Strategic Action Objective

To provide timely and sound evidence to guide the implementation and policymaking process for malaria control and elimination in Zambia.

The National Malaria Elimination Programme has robust systems for routine and periodic data collection, including the rolling out of DHIS2 to all districts and expansion of the community surveillance system to complement the national HMIS in 107 Districts. Epidemiological impact indicators are well tracked due to the existence of a robust systems for tracking, collection and analysis of epidemiological data. In addition, the programme uses a scorecard that tracks malaria indicators on a quarterly basis across all malaria thematic areas.

Surveillance at Health Facility

At facility level the programme has a weekly reporting system where data is compiled and reported in the malaria rapid reporting DHIS2 platform every Tuesday of the week. This system is currently in 107 of the 116 districts.
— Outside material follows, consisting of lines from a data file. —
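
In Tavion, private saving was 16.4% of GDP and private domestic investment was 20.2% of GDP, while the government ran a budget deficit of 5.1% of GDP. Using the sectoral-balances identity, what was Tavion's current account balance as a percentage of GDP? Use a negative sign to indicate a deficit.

By the sectoral-balances identity, CA = (S_private - I) + (T - G).
Private balance = 16.4 - 20.2 = -3.8
Government balance (T - G) = -5.1
CA = -3.8 + (-5.1) = -8.9

-8.9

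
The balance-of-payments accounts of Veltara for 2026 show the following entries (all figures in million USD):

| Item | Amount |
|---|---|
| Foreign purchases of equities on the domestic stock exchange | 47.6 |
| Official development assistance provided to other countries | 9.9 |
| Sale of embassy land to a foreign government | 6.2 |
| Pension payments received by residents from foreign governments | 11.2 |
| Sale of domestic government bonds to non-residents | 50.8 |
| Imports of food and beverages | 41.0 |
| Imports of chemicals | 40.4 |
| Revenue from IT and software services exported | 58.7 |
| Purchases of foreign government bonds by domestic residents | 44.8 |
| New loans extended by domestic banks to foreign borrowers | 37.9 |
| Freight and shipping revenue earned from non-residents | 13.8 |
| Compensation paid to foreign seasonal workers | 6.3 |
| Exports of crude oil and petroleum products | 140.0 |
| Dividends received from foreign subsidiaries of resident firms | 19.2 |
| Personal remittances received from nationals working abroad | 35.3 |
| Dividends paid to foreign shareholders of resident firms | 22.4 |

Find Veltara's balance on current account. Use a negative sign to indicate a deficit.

Goods: -41.0 + 140.0 - 40.4 = 58.6
Services: 13.8 + 58.7 = 72.5
Primary income: 19.2 - 6.3 - 22.4 = -9.5
Secondary income: 11.2 - 9.9 + 35.3 = 36.6
Current account = 58.6 + 72.5 + (-9.5) + 36.6 = 158.2
(Excluded from the current account — financial account: foreign purchases of equities on the domestic stock exchange 47.6, sale of domestic government bonds to non-residents 50.8, purchases of foreign government bonds by domestic residents 44.8, new loans extended by domestic banks to foreign borrowers 37.9; capital account: sale of embassy land to a foreign government 6.2.)

158.2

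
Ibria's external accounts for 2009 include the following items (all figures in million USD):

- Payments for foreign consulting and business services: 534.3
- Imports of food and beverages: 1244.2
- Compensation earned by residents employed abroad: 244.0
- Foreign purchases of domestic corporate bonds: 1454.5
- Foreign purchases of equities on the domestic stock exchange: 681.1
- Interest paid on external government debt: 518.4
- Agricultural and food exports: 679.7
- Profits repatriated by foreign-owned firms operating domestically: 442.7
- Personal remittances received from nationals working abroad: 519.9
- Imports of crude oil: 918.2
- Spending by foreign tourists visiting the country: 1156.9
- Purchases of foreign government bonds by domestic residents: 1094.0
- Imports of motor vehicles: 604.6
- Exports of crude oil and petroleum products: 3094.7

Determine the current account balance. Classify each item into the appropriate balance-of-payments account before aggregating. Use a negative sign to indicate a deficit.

Goods: -1244.2 + 3094.7 + 679.7 - 604.6 - 918.2 = 1007.4
Services: -534.3 + 1156.9 = 622.6
Primary income: -518.4 + 244.0 - 442.7 = -717.1
Secondary income: 519.9
Current account = 1007.4 + 622.6 + (-717.1) + 519.9 = 1432.8
(Excluded from the current account — financial account: foreign purchases of domestic corporate bonds 1454.5, foreign purchases of equities on the domestic stock exchange 681.1, purchases of foreign government bonds by domestic residents 1094.0.)

1432.8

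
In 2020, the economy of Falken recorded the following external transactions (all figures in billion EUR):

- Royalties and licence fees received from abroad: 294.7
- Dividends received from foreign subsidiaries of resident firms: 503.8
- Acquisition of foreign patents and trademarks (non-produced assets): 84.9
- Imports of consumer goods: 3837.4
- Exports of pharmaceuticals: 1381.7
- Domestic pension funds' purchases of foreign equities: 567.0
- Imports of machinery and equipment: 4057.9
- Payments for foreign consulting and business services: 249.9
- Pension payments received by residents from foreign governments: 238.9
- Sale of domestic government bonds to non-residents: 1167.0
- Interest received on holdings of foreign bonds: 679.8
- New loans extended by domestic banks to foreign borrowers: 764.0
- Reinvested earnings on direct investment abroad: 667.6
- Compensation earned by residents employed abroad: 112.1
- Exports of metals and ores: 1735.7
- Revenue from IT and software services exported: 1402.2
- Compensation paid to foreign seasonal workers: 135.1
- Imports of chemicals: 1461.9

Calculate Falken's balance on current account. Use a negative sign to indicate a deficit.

-2725.7

Goods: -3837.4 - 1461.9 + 1735.7 - 4057.9 + 1381.7 = -6239.8
Services: 294.7 + 1402.2 - 249.9 = 1447.0
Primary income: 112.1 - 135.1 + 503.8 + 667.6 + 679.8 = 1828.2
Secondary income: 238.9
Current account = (-6239.8) + 1447.0 + 1828.2 + 238.9 = -2725.7
(Excluded from the current account — capital account: acquisition of foreign patents and trademarks (non-produced assets) 84.9; financial account: domestic pension funds' purchases of foreign equities 567.0, sale of domestic government bonds to non-residents 1167.0, new loans extended by domestic banks to foreign borrowers 764.0.)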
The programme also relies on the main HMIS data to inform programming planning and implementation.

Surveillance at community Level

The NMEP relies on more than 25,000 Community Health Workers (CHWs) who have been trained across the country for malaria surveillance at community level. This involves passive and active surveillance. Passive surveillance is conducted in all malaria disease burden levels where clients visit CHWs to seek care. In low malaria transmission areas with incidence of less than 200 cases per 1000 population active surveillance in addition to passive is conducted. The active part includes tracing the Index case and conducting malaria tests in houses within 140 meters radius.

Malaria Case Investigation is the other type of surveillance where every reported case is a notification, followed up, and fully investigated within seven days (also known as 1, 3, and 7). This is deployed in areas with less than 49 cases per 1000 population.